Was besagt das Gesetz der großen Zahlen?
Das Gesetz der großen Zahlen besagt, dass sich die beobachtete relative Häufigkeit mit wachsender Anzahl der Versuche der theoretischen Wahrscheinlichkeit annähert. Bei 10 Münzwürfen kannst du 7 Mal Kopf erhalten, aber bei 10000 Würfen wird der Kopf-Anteil sehr nahe bei 0,5 liegen. Aus diesem Grund verlassen sich Casinos und Versicherungsunternehmen auf langfristige Durchschnittswerte, obwohl einzelne Ergebnisse unvorhersehbar sind.
Wie schreibe ich eine Wahrscheinlichkeit als Bruch, Dezimalzahl und Prozentsatz?
Dieselbe Wahrscheinlichkeit kann in allen drei Formen ausgedrückt werden.
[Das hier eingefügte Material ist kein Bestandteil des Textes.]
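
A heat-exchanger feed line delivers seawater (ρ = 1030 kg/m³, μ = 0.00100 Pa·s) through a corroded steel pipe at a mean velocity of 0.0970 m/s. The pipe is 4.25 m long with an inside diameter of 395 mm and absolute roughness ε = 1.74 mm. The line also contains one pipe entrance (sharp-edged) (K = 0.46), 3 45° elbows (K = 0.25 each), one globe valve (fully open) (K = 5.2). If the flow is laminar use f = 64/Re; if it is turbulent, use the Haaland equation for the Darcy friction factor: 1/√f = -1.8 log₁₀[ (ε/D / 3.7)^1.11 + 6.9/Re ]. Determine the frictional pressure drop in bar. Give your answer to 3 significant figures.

Reynolds number Re = ρVD/μ = 1030 · 0.097 · 0.395 / 0.001 = 3.946e+04.
Re > 4000 → turbulent. Relative roughness ε/D = 0.00174/0.395 = 0.00441. Haaland: 1/√f = -1.8 log₁₀[(0.00441/3.7)^1.11 + 6.9/3.946e+04] = -1.8 log₁₀[0.000568 + 0.000175] = 5.633, so f = 0.03152.
Total minor-loss coefficient ΣK = 1·0.46 + 3·0.25 + 1·5.2 = 6.41.
ΔP = [f·L/D + ΣK]·(ρV²/2) = [0.03152·4.25/0.395 + 6.41]·(1030·0.097²/2) = [0.3391 + 6.41]·4.846 = 32.7 Pa.
ΔP = 32.7 Pa = 3.27×10^-4 bar.

ΔP ≈ 3.27×10^-4 bar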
Beim Würfeln einer Zahl kleiner als 4 mit einem sechsseitigen Würfel gibt es 3 günstige Ergebnisse von 6, geschrieben als Bruch 3/6, als vereinfachter Bruch 1/2, als Dezimalzahl 0,5 und als Prozentsatz 50%. Zur Umrechnung vereinfache den Bruch, dividiere für die Dezimalzahl den Zähler durch den Nenner und multipliziere die Dezimalzahl für den Prozentsatz mit 100.
Was ist der Erwartungswert und wie berechne ich ihn?
Der Erwartungswert ist das durchschnittliche Ergebnis, das du über viele Wiederholungen erhalten würdest, ermittelt, indem du den Wert jedes Ergebnisses mit seiner Wahrscheinlichkeit multiplizierst und alles addierst. Bei einem fairen sechsseitigen Würfel gilt: E = 1×(1/6) + 2×(1/6) + 3×(1/6) + 4×(1/6) + 5×(1/6) + 6×(1/6) = 21/6 = 3,5. Der Erwartungswert 3,5 ist kein möglicher einzelner Wurf, sondern der langfristige Durchschnitt aller Würfe.